There are three main types of adoption in the US (excluding relative & step-child adoption, that is).
There’s fost-adopt, where children taken into foster care are placed with a family, in the hope that, if they can’t be reunited with their birth family, their foster family will be the ones to adopt them. There’s international adoption, where usually toddlers & occationally older children are adopted and brought into the US. Then there’s independent, domestic adoption, where the birth mother or family choose who will raise their baby (occationally it’s a slightly older child, but usually it’s a baby), then the adopting family arrange the adoption through the courts using an attorney.
We liked the sound of all three types of adoption, and would have had a hard time choosing between them. Though, we hate the idea of ‘rescuing’ a child; if we’d adopted from foster care or from another country, yes, we’d probably be giving that child a better upbringing than they might otherwise have had, but that’s not why we’d be adopting them. We’d be adopting them so they became a member of our family, so that we could become their parents. Not through any misguided idea of ’saving’ a child.
However, it turns out we don’t have a lot of choice in this. Since we don’t have our green cards yet, we can’t adopt from foster care. We also can’t adopt from abroad, as we wouldn’t be able to get a visa to bring a child into the country, unless they’d already lived with us for two years.
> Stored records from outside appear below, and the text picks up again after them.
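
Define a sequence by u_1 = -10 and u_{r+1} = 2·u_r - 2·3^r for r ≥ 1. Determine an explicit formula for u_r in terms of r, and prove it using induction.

Computing the first terms: u_1 = -10, u_2 = -26, u_3 = -70. This suggests u_r = -2^(r + 1) - 2·3^r.
Base case (r = 1): the formula gives -10 = -10 = u_1.
Inductive step: suppose the statement holds for some j ≥ 1, so u_j = -2^(j + 1) - 2·3^j.
Then u_{j+1} = 2·u_j - 2·3^j = 2·(-2^(j + 1) - 2·3^j) - 2·3^j = -2^(j + 2) - 2·3^(j + 1) = -2^((j+1) + 1) - 2·3^(j+1),
which is the claimed formula at r = j+1.
This completes the induction.

u_r = -2^(r + 1) - 2·3^r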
Which leaves us with just independent, domestic adoption. This isn’t second, or third, best though. We really would have had trouble deciding which route to take if they’d all been open to us. Well, now the decision is made for us, it lets us concentrate on the best aspects of this route - we get to be chosen by our baby’s birth family. They decide that we’re the ones they want raising their child. We also get to have an ongoing relationship with them. Even if that’s just a letter and photos once a year, it’s got to be better for the child to have some info on their birth family.
We’d like it to be more than that though; ideally our child would get to meet their birth family. Grow up knowing who they are, getting to play with cousins, getting hugs from their birth grandparents, getting to see who they look like, who’s mannerisms they have. Ideally, their birth family will be part of our extended family.